The test consists of two conditions, concentrate and relax, each about 40 seconds in length. The beginning of each experiment is preceded by a baseline period that might last up to 40 seconds, followed by the two conditions, each of which is presented 9 or 10 times in a single test session. A full session thus takes about 15 minutes. You may repeat this test as many times as you wish. You'll only need to go through the registration process once.

During a concentrate period you'll focus your intention toward a line on a chart, or toward a dynamic bubble display, as shown in the images below. You'll want the line to go up or the bubbles to coalesce into a circle. During a relax condition the graph will disappear so you should withdraw your intention. The condition type will be announced by a spoken voice and also displayed on the screen. The test should work on most modern browsers and smartphones.

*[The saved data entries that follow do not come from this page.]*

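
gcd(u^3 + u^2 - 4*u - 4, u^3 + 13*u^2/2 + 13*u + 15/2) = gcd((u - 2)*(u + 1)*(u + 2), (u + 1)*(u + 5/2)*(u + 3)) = u + 1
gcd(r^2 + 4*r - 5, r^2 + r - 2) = r - 1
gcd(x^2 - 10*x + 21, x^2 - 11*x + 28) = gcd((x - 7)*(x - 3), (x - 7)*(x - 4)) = x - 7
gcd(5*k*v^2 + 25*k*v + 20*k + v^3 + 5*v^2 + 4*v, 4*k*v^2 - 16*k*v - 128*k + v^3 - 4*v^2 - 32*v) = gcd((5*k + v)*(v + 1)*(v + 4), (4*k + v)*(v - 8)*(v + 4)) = v + 4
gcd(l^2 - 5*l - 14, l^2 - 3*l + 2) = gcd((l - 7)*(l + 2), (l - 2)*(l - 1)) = 1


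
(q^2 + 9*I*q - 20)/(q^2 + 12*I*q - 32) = (q + 5*I)/(q + 8*I)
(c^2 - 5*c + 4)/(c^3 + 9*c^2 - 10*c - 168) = (c - 1)/(c^2 + 13*c + 42)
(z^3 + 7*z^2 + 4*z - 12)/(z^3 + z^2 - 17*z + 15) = (z^2 + 8*z + 12)/(z^2 + 2*z - 15)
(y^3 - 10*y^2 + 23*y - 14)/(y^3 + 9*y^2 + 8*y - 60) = (y^2 - 8*y + 7)/(y^2 + 11*y + 30)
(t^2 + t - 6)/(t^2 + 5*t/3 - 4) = 3*(t - 2)/(3*t - 4)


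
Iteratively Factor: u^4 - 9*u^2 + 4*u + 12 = (u - 2)*(u^3 + 2*u^2 - 5*u - 6) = (u - 2)*(u + 1)*(u^2 + u - 6) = (u - 2)*(u + 1)*(u + 3)*(u - 2)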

The line on the graph reflects the real-time output of an
optical system in our lab that is continuously generating entangled photons. If the line goes up, it means the correlation strength -- the bond, if you will -- between the pairs of photons is increasing. The goal in this study is to see if your intention can increase this correlation strength.



For those interested in technical details, the entanglement correlation strength is measured using the CHSH technique, and the value plotted is S, which according to orthodox quantum theory will be greater than 2 and less than 2 square roots of 2. This is a standard method used to test Bell's inequality and is especially suited for the present experiment because with our equipment that value can be updated in near real-time.